Question

In a $△ABC$, Let P and Q be points on AB and AC respectively such that PQ || BC. Then median AD bisects PQ.

• A. True
• B. False

Answer 1

The correct option is A

True

Let the median AD intersects PQ at E.
Now, PQ || BC [Given]

$\Rightarrow \angle APE=\angle B$ and $\angle AQE=\angle C$ [Corresponding angles]

So, in $\Delta APEand\Delta ABD$,

$\angle APE=\angle ABD$ [Corresponding angles]

$\angle PAE=\angle BAD$ [Common angle]

$\angle PEA=\angle BDA$ [Sum of angles of the triangle is 180 degrees]

$\therefore \Delta APE\sim \Delta ABD$ [AAA Similarity]

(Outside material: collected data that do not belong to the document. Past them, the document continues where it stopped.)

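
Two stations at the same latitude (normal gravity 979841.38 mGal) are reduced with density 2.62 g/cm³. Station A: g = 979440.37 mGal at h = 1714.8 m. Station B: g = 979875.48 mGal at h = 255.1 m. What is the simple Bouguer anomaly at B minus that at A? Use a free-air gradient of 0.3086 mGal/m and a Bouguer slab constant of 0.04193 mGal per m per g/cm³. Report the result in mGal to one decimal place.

145.0

Δg_SB(A) = 979440.37 − 979841.38 + 0.3086×1714.8 − 0.04193×2.62×1714.8 = -60.20 mGal
Δg_SB(B) = 979875.48 − 979841.38 + 0.3086×255.1 − 0.04193×2.62×255.1 = 84.80 mGal
Difference = 84.80 − (-60.20) = 145.00 mGal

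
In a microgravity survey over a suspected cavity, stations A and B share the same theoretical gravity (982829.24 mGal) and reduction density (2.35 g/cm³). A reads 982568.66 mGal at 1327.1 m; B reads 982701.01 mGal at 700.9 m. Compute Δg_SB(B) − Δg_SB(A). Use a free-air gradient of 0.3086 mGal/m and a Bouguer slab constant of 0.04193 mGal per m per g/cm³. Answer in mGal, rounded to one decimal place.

Δg_SB(A) = 982568.66 − 982829.24 + 0.3086×1327.1 − 0.04193×2.35×1327.1 = 18.20 mGal
Δg_SB(B) = 982701.01 − 982829.24 + 0.3086×700.9 − 0.04193×2.35×700.9 = 19.00 mGal
Difference = 19.00 − (18.20) = 0.80 mGal

0.8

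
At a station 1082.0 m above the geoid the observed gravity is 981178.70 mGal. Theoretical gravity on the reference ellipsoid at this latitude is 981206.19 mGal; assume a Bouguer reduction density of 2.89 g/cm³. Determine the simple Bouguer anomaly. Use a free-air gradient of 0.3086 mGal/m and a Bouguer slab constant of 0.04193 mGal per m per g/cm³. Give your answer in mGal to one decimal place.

175.3

Free-air correction = 0.3086 × 1082.0 = 333.91 mGal
Free-air anomaly = 981178.70 − 981206.19 + (333.91) = 306.42 mGal
Bouguer slab correction = 0.04193 × 2.89 × 1082.0 = 131.11 mGal
Simple Bouguer anomaly = 306.42 − (131.11) = 175.31 mGal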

$\Rightarrow \frac{PE}{BD}=\frac{AP}{AB}.....\left(1\right)$

Similarly,

$\Delta APQ\sim \Delta ABC$

$\Rightarrow \frac{PQ}{BC}=\frac{AP}{AB}...\left(2\right)$

From (1) and (2)

$\frac{PE}{BD}=\frac{PQ}{BC}$

$\Rightarrow \frac{PE}{BD}=\frac{PQ}{2BD}$ [$\because$ Median AD divides BC]

$\Rightarrow PQ=2PE$

$\Rightarrow$ E is the midpoint of PQ

Hence the median AD bisects PQ.